In this study, we considered the AIF as gold standard. However, many experimental factors influence the accuracy of the AIF, like the use of manual or automatic sampling, sensitivity of the blood monitor, the number of blood samples, the time points of the blood samples or the accuracy of the measurement of the manual samples. While manual sampling of the AIF is not ideal as it has a lower temporal resolution as compared to the automatic sampling, the automatic sampling suffers from dispersion effects. However, dispersion effects influence mostly the estimation of the microparameters, but not the macroparameters, and therefore the effects of dispersion are often negligible for PET quantification. Furthermore, the AIF is also depended on the tracer injection procedure. Manual tracer injection can introduce confounders (like variations in injection speed, injection pressure, injection volume, volume of flushing) which influence the shape of the measured AIF’s. This issue could be easily solved with an automated injection system for tracer administration. In addition, there is variation in automated injection regarding bolus injection and dynamic injection.
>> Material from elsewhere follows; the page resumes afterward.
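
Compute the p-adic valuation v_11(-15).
v_11(-15) = 0

v_11(n) is the largest exponent k such that 11^k divides n. Factor out: -15 = -11^0 · 15. (Sign doesn't affect v_p.) So v_11(-15) = 0.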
A bolus injection is considered to lead to better estimations of the microparameters, whereas no differences between these 2 injection schemes should arise for macroparameter estimation. The major source of errors in the AIF, however, is usually the assessment of the tracer parent fraction. Not only the assessment of the parent fraction itself is prone to errors due to low count rates, but also the time resolution of the plasma parent curve is usually poor. Due to the time-consuming procedure of the metabolite analysis, the number of plasma samples that can be measured is usually limited, especially for tracers labelled short-lived isotopes like 11C. Therefore, some concerns regarding the AIF as a gold standard can be raised as well.

Conclusion

Several studies have shown good correspondence between quantitative outcome measures derived using PBIF, IDIF or SIME and corresponding outcome measures obtained using arterial sampling. However, the need for arterial blood samples eliminates the potential benefits of these methods and hampers clinical utilization. A limited number of studies (with small sample sizes) suggest that IDIF and SIME-based methods may have the potential to omit any arterial sampling. In particular for PET tracers that are not metabolised, the use of IDIF and SIME without any blood data was promising, and especially the combination of IDIF and SIME. However, given the limited number of studies with small sample sizes, these methods require further validation in various patient groups before they routinely can be implemented. Future studies that investigate the implementation of non-invasive PET quantification should not only report correlation coefficients, but also parameters that reflect the bias of the parameter estimates, such as slope, intercept and ICC, as this is crucial for the assessment whether the technique could be employed to substitute the AIF. We still may not be there in the clinic, but path forward becomes more clear.